A Semana da Pátria, conforme nós aprendemos a recordar dentre aqueles e aquelas que nasceram e cresceram durante a ditadura militar, vai concluir de forma melancólica no dia 07 de setembro. Não me refiro aos desfiles oficiais, mas a confusão derivada das oposições sociais que insistem em manter - em sua linha hegemônica – o confuso e estéril “apoio crítico e oposição para a política econômica”.
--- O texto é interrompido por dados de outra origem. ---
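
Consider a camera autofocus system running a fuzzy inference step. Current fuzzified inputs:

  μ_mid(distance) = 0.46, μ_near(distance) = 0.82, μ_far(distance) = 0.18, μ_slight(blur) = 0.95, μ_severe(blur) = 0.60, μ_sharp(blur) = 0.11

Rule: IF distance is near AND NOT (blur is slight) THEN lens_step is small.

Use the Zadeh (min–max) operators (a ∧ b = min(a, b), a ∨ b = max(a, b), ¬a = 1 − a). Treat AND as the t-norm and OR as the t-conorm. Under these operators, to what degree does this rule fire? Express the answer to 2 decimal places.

firing strength: near=0.82, ¬slight=1−0.95=0.05; AND[min(a, b)] → w = 0.05

0.05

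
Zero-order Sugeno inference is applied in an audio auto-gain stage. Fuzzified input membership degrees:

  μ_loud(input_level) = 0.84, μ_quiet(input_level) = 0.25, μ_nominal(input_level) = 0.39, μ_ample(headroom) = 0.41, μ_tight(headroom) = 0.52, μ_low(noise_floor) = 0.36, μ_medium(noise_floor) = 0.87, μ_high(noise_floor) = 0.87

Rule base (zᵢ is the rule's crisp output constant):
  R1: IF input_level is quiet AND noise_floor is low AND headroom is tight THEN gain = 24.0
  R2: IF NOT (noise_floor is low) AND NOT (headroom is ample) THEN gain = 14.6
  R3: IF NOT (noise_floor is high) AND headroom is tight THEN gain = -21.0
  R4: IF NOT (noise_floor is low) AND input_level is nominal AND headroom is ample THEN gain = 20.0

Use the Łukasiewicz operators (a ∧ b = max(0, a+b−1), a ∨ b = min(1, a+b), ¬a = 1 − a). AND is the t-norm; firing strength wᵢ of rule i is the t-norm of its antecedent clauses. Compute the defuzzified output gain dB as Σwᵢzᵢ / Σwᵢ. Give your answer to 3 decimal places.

14.600

R1 (z=24.0): quiet=0.25, low=0.36, tight=0.52; AND[max(0, a+b−1)] → w = 0.00
R2 (z=14.6): ¬low=1−0.36=0.64, ¬ample=1−0.41=0.59; AND[max(0, a+b−1)] → w = 0.23
R3 (z=-21.0): ¬high=1−0.87=0.13, tight=0.52; AND[max(0, a+b−1)] → w = 0.00
R4 (z=20.0): ¬low=1−0.36=0.64, nominal=0.39, ample=0.41; AND[max(0, a+b−1)] → w = 0.00
Weighted average = (0.00·24.0 + 0.23·14.6 + 0.00·-21.0 + 0.00·20.0) / (0.00 + 0.23 + 0.00 + 0.00)
  = 3.3580 / 0.2300 = 14.600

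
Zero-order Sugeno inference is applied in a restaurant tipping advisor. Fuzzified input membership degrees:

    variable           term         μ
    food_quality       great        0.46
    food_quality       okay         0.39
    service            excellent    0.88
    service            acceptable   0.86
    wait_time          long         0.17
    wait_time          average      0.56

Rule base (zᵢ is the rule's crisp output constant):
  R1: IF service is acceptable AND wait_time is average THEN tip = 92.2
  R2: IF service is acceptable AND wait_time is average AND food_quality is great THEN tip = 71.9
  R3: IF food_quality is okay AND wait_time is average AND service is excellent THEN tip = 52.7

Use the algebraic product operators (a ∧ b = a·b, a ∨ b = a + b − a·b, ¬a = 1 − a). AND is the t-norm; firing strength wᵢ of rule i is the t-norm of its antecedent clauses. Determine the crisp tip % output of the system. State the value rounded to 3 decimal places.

78.698

R1 (z=92.2): acceptable=0.86, average=0.56; AND[a·b] → w = 0.4816
R2 (z=71.9): acceptable=0.86, average=0.56, great=0.46; AND[a·b] → w = 0.2215
R3 (z=52.7): okay=0.39, average=0.56, excellent=0.88; AND[a·b] → w = 0.1922
Weighted average = (0.4816·92.2 + 0.2215·71.9 + 0.1922·52.7) / (0.4816 + 0.2215 + 0.1922)
  = 70.4605 / 0.8953 = 78.698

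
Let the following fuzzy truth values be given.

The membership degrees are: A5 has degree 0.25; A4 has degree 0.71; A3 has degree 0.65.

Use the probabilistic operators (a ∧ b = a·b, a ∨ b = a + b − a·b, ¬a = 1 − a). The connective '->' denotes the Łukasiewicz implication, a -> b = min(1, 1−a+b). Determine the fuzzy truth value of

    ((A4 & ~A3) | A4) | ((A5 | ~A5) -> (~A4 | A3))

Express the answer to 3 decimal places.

~A3 = 1 − 0.6500 = 0.3500
A4 & ~A3 = a·b on (0.7100, 0.3500) = 0.2485
(A4 & ~A3) | A4 = a + b − a·b on (0.2485, 0.7100) = 0.7821
~A5 = 1 − 0.2500 = 0.7500
A5 | ~A5 = a + b − a·b on (0.2500, 0.7500) = 0.8125
~A4 = 1 − 0.7100 = 0.2900
~A4 | A3 = a + b − a·b on (0.2900, 0.6500) = 0.7515
(A5 | ~A5) -> (~A4 | A3)  [Łukasiewicz: min(1, 1−a+b)] with a=0.8125, b=0.7515 → 0.9390
((A4 & ~A3) | A4) | ((A5 | ~A5) -> (~A4 | A3)) = a + b − a·b on (0.7821, 0.9390) = 0.9867

0.987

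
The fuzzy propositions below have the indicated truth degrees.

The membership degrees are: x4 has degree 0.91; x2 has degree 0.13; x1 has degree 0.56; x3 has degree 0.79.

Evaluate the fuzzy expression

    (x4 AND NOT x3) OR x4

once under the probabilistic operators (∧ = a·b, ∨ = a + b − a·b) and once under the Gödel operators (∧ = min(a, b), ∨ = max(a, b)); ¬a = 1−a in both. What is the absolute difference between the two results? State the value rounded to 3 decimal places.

0.017

Under probabilistic:
  NOT x3 = 1 − 0.7900 = 0.2100
  x4 AND NOT x3 = a·b on (0.9100, 0.2100) = 0.1911
  (x4 AND NOT x3) OR x4 = a + b − a·b on (0.1911, 0.9100) = 0.9272
  → value = 0.9272
Under Gödel:
  NOT x3 = 1 − 0.79 = 0.21
  x4 AND NOT x3 = min(a, b) on (0.91, 0.21) = 0.21
  (x4 AND NOT x3) OR x4 = max(a, b) on (0.21, 0.91) = 0.91
  → value = 0.9100
|0.9272 − 0.9100| = 0.017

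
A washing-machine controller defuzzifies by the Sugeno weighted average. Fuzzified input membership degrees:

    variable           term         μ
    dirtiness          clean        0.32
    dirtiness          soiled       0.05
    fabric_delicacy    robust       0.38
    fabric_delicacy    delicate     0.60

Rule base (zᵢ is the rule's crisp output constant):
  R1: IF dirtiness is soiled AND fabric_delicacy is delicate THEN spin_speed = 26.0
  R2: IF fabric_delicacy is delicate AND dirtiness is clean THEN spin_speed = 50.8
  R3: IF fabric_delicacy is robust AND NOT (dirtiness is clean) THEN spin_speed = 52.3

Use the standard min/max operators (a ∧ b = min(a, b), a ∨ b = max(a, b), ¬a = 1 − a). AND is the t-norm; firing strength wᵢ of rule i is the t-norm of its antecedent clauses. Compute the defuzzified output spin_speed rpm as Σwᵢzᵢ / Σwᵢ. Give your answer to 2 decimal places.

49.91

R1 (z=26.0): soiled=0.05, delicate=0.60; AND[min(a, b)] → w = 0.05
R2 (z=50.8): delicate=0.60, clean=0.32; AND[min(a, b)] → w = 0.32
R3 (z=52.3): robust=0.38, ¬clean=1−0.32=0.68; AND[min(a, b)] → w = 0.38
Weighted average = (0.05·26.0 + 0.32·50.8 + 0.38·52.3) / (0.05 + 0.32 + 0.38)
  = 37.4300 / 0.7500 = 49.91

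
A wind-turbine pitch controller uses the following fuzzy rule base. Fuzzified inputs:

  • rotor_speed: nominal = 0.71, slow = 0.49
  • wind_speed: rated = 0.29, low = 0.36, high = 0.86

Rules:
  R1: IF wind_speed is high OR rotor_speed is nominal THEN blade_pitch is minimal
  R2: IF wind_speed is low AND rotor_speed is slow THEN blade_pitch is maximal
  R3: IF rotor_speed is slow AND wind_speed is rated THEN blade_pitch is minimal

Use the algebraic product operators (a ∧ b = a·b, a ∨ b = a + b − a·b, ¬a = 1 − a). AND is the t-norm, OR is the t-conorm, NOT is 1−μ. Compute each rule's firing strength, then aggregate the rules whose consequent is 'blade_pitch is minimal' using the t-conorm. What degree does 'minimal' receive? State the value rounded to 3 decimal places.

R1: high=0.86, nominal=0.71; OR[a + b − a·b] → w = 0.9594
R2: low=0.36, slow=0.49; AND[a·b] → w = 0.1764
R3: slow=0.49, rated=0.29; AND[a·b] → w = 0.1421
Rules with consequent 'minimal': {R1, R3} → strengths 0.9594, 0.1421
Aggregate via t-conorm [a + b − a·b]: 0.9652

0.965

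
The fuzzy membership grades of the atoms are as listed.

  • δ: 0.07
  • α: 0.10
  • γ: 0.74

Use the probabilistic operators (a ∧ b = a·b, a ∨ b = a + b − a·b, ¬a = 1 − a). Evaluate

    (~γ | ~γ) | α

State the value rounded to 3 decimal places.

~γ = 1 − 0.7400 = 0.2600
~γ = 1 − 0.7400 = 0.2600
~γ | ~γ = a + b − a·b on (0.2600, 0.2600) = 0.4524
(~γ | ~γ) | α = a + b − a·b on (0.4524, 0.1000) = 0.5072

0.507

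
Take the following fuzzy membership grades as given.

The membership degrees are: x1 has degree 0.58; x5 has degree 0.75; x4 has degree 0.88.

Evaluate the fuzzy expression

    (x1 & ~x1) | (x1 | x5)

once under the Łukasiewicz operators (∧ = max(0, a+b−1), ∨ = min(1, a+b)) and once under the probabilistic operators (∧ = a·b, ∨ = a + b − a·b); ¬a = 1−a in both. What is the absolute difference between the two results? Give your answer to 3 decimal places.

0.079

Under Łukasiewicz:
  ~x1 = 1 − 0.58 = 0.42
  x1 & ~x1 = max(0, a+b−1) on (0.58, 0.42) = 0.00
  x1 | x5 = min(1, a+b) on (0.58, 0.75) = 1.00
  (x1 & ~x1) | (x1 | x5) = min(1, a+b) on (0.00, 1.00) = 1.00
  → value = 1.0000
Under probabilistic:
  ~x1 = 1 − 0.5800 = 0.4200
  x1 & ~x1 = a·b on (0.5800, 0.4200) = 0.2436
  x1 | x5 = a + b − a·b on (0.5800, 0.7500) = 0.8950
  (x1 & ~x1) | (x1 | x5) = a + b − a·b on (0.2436, 0.8950) = 0.9206
  → value = 0.9206
|1.0000 − 0.9206| = 0.079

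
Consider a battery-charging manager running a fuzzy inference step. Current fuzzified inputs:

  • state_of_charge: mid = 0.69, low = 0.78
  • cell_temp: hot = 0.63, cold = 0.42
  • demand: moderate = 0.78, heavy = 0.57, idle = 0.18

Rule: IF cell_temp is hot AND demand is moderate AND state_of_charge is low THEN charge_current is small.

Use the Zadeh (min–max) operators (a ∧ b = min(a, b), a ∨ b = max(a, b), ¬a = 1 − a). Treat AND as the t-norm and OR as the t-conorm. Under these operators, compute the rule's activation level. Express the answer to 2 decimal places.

0.63

firing strength: hot=0.63, moderate=0.78, low=0.78; AND[min(a, b)] → w = 0.63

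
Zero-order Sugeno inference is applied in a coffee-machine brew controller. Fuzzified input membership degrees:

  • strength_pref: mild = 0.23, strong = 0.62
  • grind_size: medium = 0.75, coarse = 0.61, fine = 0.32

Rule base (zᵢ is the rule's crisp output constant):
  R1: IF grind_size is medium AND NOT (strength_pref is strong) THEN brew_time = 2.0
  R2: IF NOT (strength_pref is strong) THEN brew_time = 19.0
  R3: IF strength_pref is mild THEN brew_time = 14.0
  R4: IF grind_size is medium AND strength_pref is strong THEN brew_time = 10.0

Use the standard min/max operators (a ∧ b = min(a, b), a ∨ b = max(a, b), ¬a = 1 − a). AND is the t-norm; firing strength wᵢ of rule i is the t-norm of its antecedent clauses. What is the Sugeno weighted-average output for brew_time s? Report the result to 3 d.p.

10.807

R1 (z=2.0): medium=0.75, ¬strong=1−0.62=0.38; AND[min(a, b)] → w = 0.38
R2 (z=19.0): ¬strong=1−0.62=0.38 → w = 0.38
R3 (z=14.0): mild=0.23 → w = 0.23
R4 (z=10.0): medium=0.75, strong=0.62; AND[min(a, b)] → w = 0.62
Weighted average = (0.38·2.0 + 0.38·19.0 + 0.23·14.0 + 0.62·10.0) / (0.38 + 0.38 + 0.23 + 0.62)
  = 17.4000 / 1.6100 = 10.807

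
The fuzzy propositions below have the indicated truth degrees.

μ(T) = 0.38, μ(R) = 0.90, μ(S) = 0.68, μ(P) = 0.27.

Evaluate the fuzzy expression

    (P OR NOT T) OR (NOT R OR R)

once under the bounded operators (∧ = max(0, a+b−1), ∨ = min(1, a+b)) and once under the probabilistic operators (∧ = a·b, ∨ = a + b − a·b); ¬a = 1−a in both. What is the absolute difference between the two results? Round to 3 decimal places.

0.025

Under bounded:
  NOT T = 1 − 0.38 = 0.62
  P OR NOT T = min(1, a+b) on (0.27, 0.62) = 0.89
  NOT R = 1 − 0.90 = 0.10
  NOT R OR R = min(1, a+b) on (0.10, 0.90) = 1.00
  (P OR NOT T) OR (NOT R OR R) = min(1, a+b) on (0.89, 1.00) = 1.00
  → value = 1.0000
Under probabilistic:
  NOT T = 1 − 0.3800 = 0.6200
  P OR NOT T = a + b − a·b on (0.2700, 0.6200) = 0.7226
  NOT R = 1 − 0.9000 = 0.1000
  NOT R OR R = a + b − a·b on (0.1000, 0.9000) = 0.9100
  (P OR NOT T) OR (NOT R OR R) = a + b − a·b on (0.7226, 0.9100) = 0.9750
  → value = 0.9750
|1.0000 − 0.9750| = 0.025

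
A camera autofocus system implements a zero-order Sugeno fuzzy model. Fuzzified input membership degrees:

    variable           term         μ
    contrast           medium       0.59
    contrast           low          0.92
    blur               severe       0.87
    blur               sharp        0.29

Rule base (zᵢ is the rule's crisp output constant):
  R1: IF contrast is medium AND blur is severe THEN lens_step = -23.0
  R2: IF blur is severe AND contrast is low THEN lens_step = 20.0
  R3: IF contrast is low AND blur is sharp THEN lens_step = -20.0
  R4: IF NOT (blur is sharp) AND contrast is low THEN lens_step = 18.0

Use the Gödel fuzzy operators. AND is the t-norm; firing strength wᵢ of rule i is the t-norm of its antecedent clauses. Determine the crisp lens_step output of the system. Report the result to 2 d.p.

4.39

R1 (z=-23.0): medium=0.59, severe=0.87; AND[min(a, b)] → w = 0.59
R2 (z=20.0): severe=0.87, low=0.92; AND[min(a, b)] → w = 0.87
R3 (z=-20.0): low=0.92, sharp=0.29; AND[min(a, b)] → w = 0.29
R4 (z=18.0): ¬sharp=1−0.29=0.71, low=0.92; AND[min(a, b)] → w = 0.71
Weighted average = (0.59·-23.0 + 0.87·20.0 + 0.29·-20.0 + 0.71·18.0) / (0.59 + 0.87 + 0.29 + 0.71)
  = 10.8100 / 2.4600 = 4.39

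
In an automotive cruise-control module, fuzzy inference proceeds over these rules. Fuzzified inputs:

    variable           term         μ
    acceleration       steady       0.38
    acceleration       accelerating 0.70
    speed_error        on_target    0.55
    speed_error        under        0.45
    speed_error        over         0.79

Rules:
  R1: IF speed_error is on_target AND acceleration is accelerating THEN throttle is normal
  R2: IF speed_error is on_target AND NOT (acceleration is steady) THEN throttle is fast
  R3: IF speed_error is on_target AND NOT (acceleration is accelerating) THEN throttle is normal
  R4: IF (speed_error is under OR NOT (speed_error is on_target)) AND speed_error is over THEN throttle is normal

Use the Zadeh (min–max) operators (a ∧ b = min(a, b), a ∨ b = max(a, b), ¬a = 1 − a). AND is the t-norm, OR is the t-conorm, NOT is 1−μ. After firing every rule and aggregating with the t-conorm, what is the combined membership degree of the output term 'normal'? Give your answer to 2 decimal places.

R1: on_target=0.55, accelerating=0.70; AND[min(a, b)] → w = 0.55
R2: on_target=0.55, ¬steady=1−0.38=0.62; AND[min(a, b)] → w = 0.55
R3: on_target=0.55, ¬accelerating=1−0.70=0.30; AND[min(a, b)] → w = 0.30
R4: (under=0.45 OR ¬on_target=1−0.55=0.45) = 0.45; AND[min(a, b)] with over=0.79 → w = 0.45
Rules with consequent 'normal': {R1, R3, R4} → strengths 0.55, 0.30, 0.45
Aggregate via t-conorm [max(a, b)]: 0.55

0.55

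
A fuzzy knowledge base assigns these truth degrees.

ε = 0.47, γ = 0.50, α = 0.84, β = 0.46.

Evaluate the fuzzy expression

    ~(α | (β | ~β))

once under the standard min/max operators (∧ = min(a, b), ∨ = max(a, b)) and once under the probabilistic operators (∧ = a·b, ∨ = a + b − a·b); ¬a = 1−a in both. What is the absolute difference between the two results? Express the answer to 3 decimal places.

Under standard min/max:
  ~β = 1 − 0.46 = 0.54
  β | ~β = max(a, b) on (0.46, 0.54) = 0.54
  α | (β | ~β) = max(a, b) on (0.84, 0.54) = 0.84
  ~(α | (β | ~β)) = 1 − 0.84 = 0.16
  → value = 0.1600
Under probabilistic:
  ~β = 1 − 0.4600 = 0.5400
  β | ~β = a + b − a·b on (0.4600, 0.5400) = 0.7516
  α | (β | ~β) = a + b − a·b on (0.8400, 0.7516) = 0.9603
  ~(α | (β | ~β)) = 1 − 0.9603 = 0.0397
  → value = 0.0397
|0.1600 − 0.0397| = 0.120

0.120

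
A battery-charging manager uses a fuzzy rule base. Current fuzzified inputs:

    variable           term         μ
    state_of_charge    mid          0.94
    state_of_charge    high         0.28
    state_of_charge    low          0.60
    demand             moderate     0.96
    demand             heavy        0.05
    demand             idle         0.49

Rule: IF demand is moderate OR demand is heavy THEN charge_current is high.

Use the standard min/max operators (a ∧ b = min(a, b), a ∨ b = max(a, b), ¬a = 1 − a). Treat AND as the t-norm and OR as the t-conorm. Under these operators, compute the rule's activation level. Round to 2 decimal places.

firing strength: moderate=0.96, heavy=0.05; OR[max(a, b)] → w = 0.96

0.96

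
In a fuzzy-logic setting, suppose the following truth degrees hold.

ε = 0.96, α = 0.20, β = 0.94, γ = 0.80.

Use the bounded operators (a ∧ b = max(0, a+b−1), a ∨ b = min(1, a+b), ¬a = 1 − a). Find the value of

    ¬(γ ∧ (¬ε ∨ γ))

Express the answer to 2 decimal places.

0.36

¬ε = 1 − 0.96 = 0.04
¬ε ∨ γ = min(1, a+b) on (0.04, 0.80) = 0.84
γ ∧ (¬ε ∨ γ) = max(0, a+b−1) on (0.80, 0.84) = 0.64
¬(γ ∧ (¬ε ∨ γ)) = 1 − 0.64 = 0.36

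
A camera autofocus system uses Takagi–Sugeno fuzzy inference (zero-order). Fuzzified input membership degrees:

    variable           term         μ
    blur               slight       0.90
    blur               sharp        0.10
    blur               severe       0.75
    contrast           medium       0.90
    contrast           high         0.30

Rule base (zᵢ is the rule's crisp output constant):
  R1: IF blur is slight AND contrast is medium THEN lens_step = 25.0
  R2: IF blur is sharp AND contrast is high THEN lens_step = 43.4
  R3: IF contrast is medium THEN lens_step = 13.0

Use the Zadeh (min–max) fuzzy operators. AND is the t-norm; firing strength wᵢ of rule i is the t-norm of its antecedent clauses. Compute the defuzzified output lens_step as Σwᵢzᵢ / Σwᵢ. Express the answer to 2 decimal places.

20.28

R1 (z=25.0): slight=0.90, medium=0.90; AND[min(a, b)] → w = 0.90
R2 (z=43.4): sharp=0.10, high=0.30; AND[min(a, b)] → w = 0.10
R3 (z=13.0): medium=0.90 → w = 0.90
Weighted average = (0.90·25.0 + 0.10·43.4 + 0.90·13.0) / (0.90 + 0.10 + 0.90)
  = 38.5400 / 1.9000 = 20.28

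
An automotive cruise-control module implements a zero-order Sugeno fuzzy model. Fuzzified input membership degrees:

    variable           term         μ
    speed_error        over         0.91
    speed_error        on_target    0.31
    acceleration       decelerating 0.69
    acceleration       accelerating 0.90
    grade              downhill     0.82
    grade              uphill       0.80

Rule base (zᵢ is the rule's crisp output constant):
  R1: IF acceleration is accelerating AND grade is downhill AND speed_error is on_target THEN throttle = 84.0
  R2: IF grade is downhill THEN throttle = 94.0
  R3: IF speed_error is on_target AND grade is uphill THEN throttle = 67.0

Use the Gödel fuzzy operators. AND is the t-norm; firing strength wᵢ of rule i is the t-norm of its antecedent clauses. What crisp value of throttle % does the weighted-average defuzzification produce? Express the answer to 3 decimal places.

86.035

R1 (z=84.0): accelerating=0.90, downhill=0.82, on_target=0.31; AND[min(a, b)] → w = 0.31
R2 (z=94.0): downhill=0.82 → w = 0.82
R3 (z=67.0): on_target=0.31, uphill=0.80; AND[min(a, b)] → w = 0.31
Weighted average = (0.31·84.0 + 0.82·94.0 + 0.31·67.0) / (0.31 + 0.82 + 0.31)
  = 123.8900 / 1.4400 = 86.035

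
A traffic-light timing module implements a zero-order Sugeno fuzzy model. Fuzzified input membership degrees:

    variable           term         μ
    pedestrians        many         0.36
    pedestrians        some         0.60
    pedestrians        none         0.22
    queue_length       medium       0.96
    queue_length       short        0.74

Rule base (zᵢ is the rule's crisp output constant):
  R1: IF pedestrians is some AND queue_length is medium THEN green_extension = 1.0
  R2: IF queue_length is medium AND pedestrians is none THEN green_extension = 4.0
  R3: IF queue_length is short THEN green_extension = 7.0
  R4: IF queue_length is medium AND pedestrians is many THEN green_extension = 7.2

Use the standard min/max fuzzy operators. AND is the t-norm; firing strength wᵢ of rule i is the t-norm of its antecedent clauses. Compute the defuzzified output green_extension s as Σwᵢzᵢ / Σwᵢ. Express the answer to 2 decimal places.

4.82

R1 (z=1.0): some=0.60, medium=0.96; AND[min(a, b)] → w = 0.60
R2 (z=4.0): medium=0.96, none=0.22; AND[min(a, b)] → w = 0.22
R3 (z=7.0): short=0.74 → w = 0.74
R4 (z=7.2): medium=0.96, many=0.36; AND[min(a, b)] → w = 0.36
Weighted average = (0.60·1.0 + 0.22·4.0 + 0.74·7.0 + 0.36·7.2) / (0.60 + 0.22 + 0.74 + 0.36)
  = 9.2520 / 1.9200 = 4.82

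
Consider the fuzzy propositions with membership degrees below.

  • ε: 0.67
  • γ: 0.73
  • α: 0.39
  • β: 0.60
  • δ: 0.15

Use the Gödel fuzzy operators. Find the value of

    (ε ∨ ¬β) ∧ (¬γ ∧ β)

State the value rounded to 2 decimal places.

0.27

¬β = 1 − 0.60 = 0.40
ε ∨ ¬β = max(a, b) on (0.67, 0.40) = 0.67
¬γ = 1 − 0.73 = 0.27
¬γ ∧ β = min(a, b) on (0.27, 0.60) = 0.27
(ε ∨ ¬β) ∧ (¬γ ∧ β) = min(a, b) on (0.67, 0.27) = 0.27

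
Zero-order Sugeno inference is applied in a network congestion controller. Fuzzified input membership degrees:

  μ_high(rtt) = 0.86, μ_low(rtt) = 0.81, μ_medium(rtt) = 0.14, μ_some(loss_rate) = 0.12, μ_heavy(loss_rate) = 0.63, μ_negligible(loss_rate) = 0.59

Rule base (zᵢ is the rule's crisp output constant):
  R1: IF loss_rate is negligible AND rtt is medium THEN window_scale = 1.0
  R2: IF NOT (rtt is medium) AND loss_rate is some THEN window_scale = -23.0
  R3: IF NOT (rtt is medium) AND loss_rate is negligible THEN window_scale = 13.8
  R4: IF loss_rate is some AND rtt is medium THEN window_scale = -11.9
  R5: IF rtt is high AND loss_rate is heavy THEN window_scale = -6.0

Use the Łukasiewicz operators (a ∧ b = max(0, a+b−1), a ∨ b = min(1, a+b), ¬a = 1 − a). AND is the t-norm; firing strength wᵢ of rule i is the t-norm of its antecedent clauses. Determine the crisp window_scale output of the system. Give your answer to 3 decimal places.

3.479

R1 (z=1.0): negligible=0.59, medium=0.14; AND[max(0, a+b−1)] → w = 0.00
R2 (z=-23.0): ¬medium=1−0.14=0.86, some=0.12; AND[max(0, a+b−1)] → w = 0.00
R3 (z=13.8): ¬medium=1−0.14=0.86, negligible=0.59; AND[max(0, a+b−1)] → w = 0.45
R4 (z=-11.9): some=0.12, medium=0.14; AND[max(0, a+b−1)] → w = 0.00
R5 (z=-6.0): high=0.86, heavy=0.63; AND[max(0, a+b−1)] → w = 0.49
Weighted average = (0.00·1.0 + 0.00·-23.0 + 0.45·13.8 + 0.00·-11.9 + 0.49·-6.0) / (0.00 + 0.00 + 0.45 + 0.00 + 0.49)
  = 3.2700 / 0.9400 = 3.479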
Na farsa da independência promovida pelo filho do rei da metrópole que se transformara em Reino Unido, necessitamos urgentemente reorganizar as esquerdas a partir da independência de classe e visando antes de nada o destino coletivo, como povo, e não como suporte do pacto de classes do governo de turno. Esta prática nefasta, típica do período em que Luiz Carlos Prestes era um totem vivo dentro do partido de linha moscovita no Brasil pré-golpe, é retomada na crise do modelo lulista.
Quando será dado este basta, não sabemos. Mas, a certeza é saber que o prazo de validade já passou (há muito) e não há compromisso possível no 3º turno onde o governo é comandado por um ministro banqueiro, outro líder empresarial e compondo o time do andar de cima, uma autêntica representante do latifúndio. Vamos ao debate.
Roda Viva quem te viu e quem te vê - onde está o jornalismo? Como fazer o jornalismo sem o contraditório? Jornal Hoje da Globo e a desinformação estrutural
Assistir ao programa Roda Viva na Rede Cultura (Fundação Cultural Padre Anchieta, subordinada ao governo de São Paulo) é um exercício de paciência e capacidade de abstração. Sob a condução de Augusto Nunes, o programa do dia 31 de agosto de 2015 debatia "Saídas para a crise". Dentre os debatedores estava o ex-ministro da Fazenda de José Sarney, Maílson da Nóbrega, assim como o ex-presidente do BNDES e ex-ministro das Comunicações de FHC, Luiz Carlos Mendonça de Barros.
O primeiro teve a coragem de dizer que "já passamos por problemas maiores" e que "acredita nas saídas do Brasil para a crise, como por exemplo, em algum momento, o aumento do tempo de serviço para a aposentadoria". Ninguém lhe perguntou a respeito do período de inflação galopante do governo Sarney e tampouco sobre as operações de consultor. O quadro de horror das ausências ficou na pergunta que não houve: “ministro, como o senhor conseguiu colaborar com o processo inflacionário no governo Sarney, contribuindo para a hiperinflação?”.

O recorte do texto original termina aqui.